As before, the code below serves as inspiration.

In [None]:
def K(z):
    return  np.exp(-np.dot(z, z)/2) / np.sqrt(2*np.pi)

def densityConnect(x,core,cl,Nx,k): # You might need more parameters here.
    for i in Nx[x]:
        if cl[i]==-1:
            cl[i]=k
            if i in core:
                cl=densityConnect(i,core,cl,Nx,k)
    return cl

def gaussian_dbscan(X, e, m, h):
    """
        Args:
            X:       Matrix of shape [n, d] with data points on the rows.
            e:       Epsilon distance for neighborhood calculations.
            m:       Minimum neighbors in epsilon neighborhood for a point to be a core point.
            dist_fn: Distance function to be used.
        
        Returns:
            clusters:   A vector of shape [n,] with integers, indicating cluster assignments.
                        Let clusters[i] == -1 if point x_i is an outlier and a non-negative 
                        integer corresponding to the cluster index of point x_i otherwise.
    """
    
    # TODO, code here.
    n=X.shape[0]
    core = []
    Nx = []
    for i in range(n):
        d = 0
        nx = []
        for j in range(n):
            dj=K((X[i]-X[j])/h)/n*h**d
            if dj >= e and i != j:
                nx.append(j)
            d+=dj
        Nx.append(nx)
        if d>=m:
            core.append(i)
    clusters = np.array([-1]*n,dtype=int)
    k=0
    for c in core:
        if clusters[c]==-1:
            clusters=densityConnect(c,core,clusters,Nx,k)
            k+=1
    
    return clusters


You can use the code below to run your algorithm.

In [None]:
# Test clustering on iris_PC dataset
np.random.seed(0)

slow = True
if slow:
    X, _ = load_t7()
    n, _ = X.shape
    X = X[np.random.permutation(n)]
    X = X[:2000]
    clustering = gaussian_dbscan(X, e=0.00000006, m=0.00018, h=3.25)
else: 
    X, _ = load_iris_PC()
    clustering = gaussian_dbscan(X, e=0.2, m=12., h=0.7)
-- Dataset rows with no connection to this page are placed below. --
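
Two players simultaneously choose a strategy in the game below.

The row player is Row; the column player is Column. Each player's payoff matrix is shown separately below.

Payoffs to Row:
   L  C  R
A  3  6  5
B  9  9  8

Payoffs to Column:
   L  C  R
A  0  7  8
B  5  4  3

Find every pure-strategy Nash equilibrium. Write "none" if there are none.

Pure NE: (B, L)

Row against L: payoffs 3, 9 → best response B.
Row against C: payoffs 6, 9 → best response B.
Row against R: payoffs 5, 8 → best response B.
Column against A: payoffs 0, 7, 8 → best response R.
Column against B: payoffs 5, 4, 3 → best response L.
Mutual best responses: (B, L).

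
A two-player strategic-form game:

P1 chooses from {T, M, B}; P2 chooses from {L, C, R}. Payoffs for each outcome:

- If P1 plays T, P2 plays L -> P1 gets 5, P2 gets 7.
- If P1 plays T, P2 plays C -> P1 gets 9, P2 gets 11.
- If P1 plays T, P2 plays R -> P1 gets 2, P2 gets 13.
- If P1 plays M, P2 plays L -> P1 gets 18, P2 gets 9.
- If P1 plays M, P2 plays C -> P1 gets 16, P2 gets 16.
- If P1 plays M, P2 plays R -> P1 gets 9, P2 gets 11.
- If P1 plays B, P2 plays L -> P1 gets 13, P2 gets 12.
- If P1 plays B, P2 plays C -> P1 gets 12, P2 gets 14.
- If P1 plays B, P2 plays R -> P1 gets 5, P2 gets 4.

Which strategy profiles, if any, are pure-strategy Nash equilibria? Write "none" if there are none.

For each player, find the best response to each opponent profile; mutual best responses are the pure NE.
P1 against L: payoffs 5, 18, 13 → best response M.
P1 against C: payoffs 9, 16, 12 → best response M.
P1 against R: payoffs 2, 9, 5 → best response M.
P2 against T: payoffs 7, 11, 13 → best response R.
P2 against M: payoffs 9, 16, 11 → best response C.
P2 against B: payoffs 12, 14, 4 → best response C.
Mutual best responses: (M, C).

The unique pure-strategy Nash equilibrium is (M, C).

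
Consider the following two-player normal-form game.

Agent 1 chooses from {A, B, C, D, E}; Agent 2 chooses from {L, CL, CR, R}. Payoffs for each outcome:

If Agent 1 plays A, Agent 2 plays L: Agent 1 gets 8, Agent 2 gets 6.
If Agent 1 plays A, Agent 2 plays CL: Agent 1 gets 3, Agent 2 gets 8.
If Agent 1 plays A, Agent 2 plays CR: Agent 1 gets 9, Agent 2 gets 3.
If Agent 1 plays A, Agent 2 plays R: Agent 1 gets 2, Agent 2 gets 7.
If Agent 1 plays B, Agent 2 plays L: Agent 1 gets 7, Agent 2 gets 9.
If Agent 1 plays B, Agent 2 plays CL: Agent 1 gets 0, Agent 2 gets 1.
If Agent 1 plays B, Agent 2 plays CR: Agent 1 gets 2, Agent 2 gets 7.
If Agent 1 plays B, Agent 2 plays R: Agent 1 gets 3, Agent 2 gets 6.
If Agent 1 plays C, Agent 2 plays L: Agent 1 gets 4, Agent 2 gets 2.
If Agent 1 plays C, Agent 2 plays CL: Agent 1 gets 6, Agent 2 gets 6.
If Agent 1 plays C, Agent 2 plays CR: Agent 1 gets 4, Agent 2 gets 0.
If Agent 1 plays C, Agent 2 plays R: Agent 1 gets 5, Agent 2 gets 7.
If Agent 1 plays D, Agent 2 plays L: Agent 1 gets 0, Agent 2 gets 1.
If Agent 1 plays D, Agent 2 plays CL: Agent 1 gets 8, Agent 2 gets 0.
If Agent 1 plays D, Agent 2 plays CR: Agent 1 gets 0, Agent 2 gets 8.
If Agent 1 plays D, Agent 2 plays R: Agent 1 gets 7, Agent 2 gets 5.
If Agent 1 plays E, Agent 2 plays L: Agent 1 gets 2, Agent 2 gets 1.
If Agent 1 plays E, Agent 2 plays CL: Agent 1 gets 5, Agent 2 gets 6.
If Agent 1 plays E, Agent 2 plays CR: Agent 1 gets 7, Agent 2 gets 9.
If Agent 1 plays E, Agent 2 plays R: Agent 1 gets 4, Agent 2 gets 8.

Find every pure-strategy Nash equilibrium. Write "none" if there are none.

Mark each player's best response to every combination of opponents' strategies; a profile where every player is best-responding is a pure Nash equilibrium.
Agent 1 against L: payoffs 8, 7, 4, 0, 2 → best response A.
Agent 1 against CL: payoffs 3, 0, 6, 8, 5 → best response D.
Agent 1 against CR: payoffs 9, 2, 4, 0, 7 → best response A.
Agent 1 against R: payoffs 2, 3, 5, 7, 4 → best response D.
Agent 2 against A: payoffs 6, 8, 3, 7 → best response CL.
Agent 2 against B: payoffs 9, 1, 7, 6 → best response L.
Agent 2 against C: payoffs 2, 6, 0, 7 → best response R.
Agent 2 against D: payoffs 1, 0, 8, 5 → best response CR.
Agent 2 against E: payoffs 1, 6, 9, 8 → best response CR.
No profile is a mutual best response for all players.

This game has no pure Nash equilibrium.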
fig, ax = plt.subplots(1, 1)
sc = ax.scatter(*(X[clustering >= 0].T), c=clustering[clustering>=0])
sc = ax.scatter(*(X[clustering < 0].T), marker='x')
plt.colorbar(sc)
plt.show()

## Exercise 7: Comparing the DBSCAN versions above
Please describe how the two versions of DBSCAN above differ.
How do you think the the differences affects the clustering of the data?

Did you see any practical differences in the "experiments" above?